Why Tuzina in this blog. Tuzina is one of those artists who remained true to a certain principle in art and researched it over 40 years now. Het started with a line in one corner and developed his art from there on. Tilted rectangles, which are crossed from corner to corner in different kinds of colors is the main figure used by Tuzina and is very recognizable and one can find an excellent walldrawing with this “window” in the Gemeentemuseum Den Haag.

The Gemeentemuseun  was one of the first who presented his works and in the eighties Pablo van Dijk commissioned Tuzina to make 55 separate drawings in different colors for his Bebert publishing house. The one depicted here is one of these 55. Signed and dated by Tuzina and in excellent mint condition. This one is available at www.ftn-books.com and soon there will be a second “green” one listed from the same series. Impressive art from an artist who can be considered as a post minimal artist.
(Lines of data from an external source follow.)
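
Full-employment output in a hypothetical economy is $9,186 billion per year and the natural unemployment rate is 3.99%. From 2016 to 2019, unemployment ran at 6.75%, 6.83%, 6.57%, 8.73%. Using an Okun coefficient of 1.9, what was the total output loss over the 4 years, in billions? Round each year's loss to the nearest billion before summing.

Year 2016: gap = -1.9 × (6.75 - 3.99) = -5.244%, loss ≈ 9186 × 5.244/100 ≈ 482.
Year 2017: gap = -1.9 × (6.83 - 3.99) = -5.396%, loss ≈ 9186 × 5.396/100 ≈ 496.
Year 2018: gap = -1.9 × (6.57 - 3.99) = -4.902%, loss ≈ 9186 × 4.902/100 ≈ 450.
Year 2019: gap = -1.9 × (8.73 - 3.99) = -9.006%, loss ≈ 9186 × 9.006/100 ≈ 827.
Total lost output = 482 + 496 + 450 + 827 = 2255 billion.

$2,255 billion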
I found an excellent biography on Art index:

Günter Tuzina studied at the Hamburg Art Academy between 1971 and 1977. He has been exploring the fundamental principles underlying painting since 1975. Günter Tuzina combines lines, squares, rectangles and Colour Fields within a frame in a fascinating and inexhaustibly rich quest for equilibrium and tension. In its stringent simplicity Tuzina’s work is based on Minimal art and the principles laid down by Theo van Doesburg and De Stijl.
Tuzina was awarded a Villa Romana Prize in Florence in 1981. A retrospective was mounted in 1985 at the Gemeentemuseum in The Hague, for which Tuzina executed a mural two years later that was, unfortunately, lost when the museum was restored.
From 1982 until 1999 Tuzina lived and worked in Cologne but now lives in Berlin. He has had numerous exhibitions: at the David Nolan Gallery in New York (1991), the Cologne Kunstverein (1992), the “Städtische Galerie im Lenbachhaus” in Munich (1993) and again at the Gemeentemuseum in The Hague in 2002.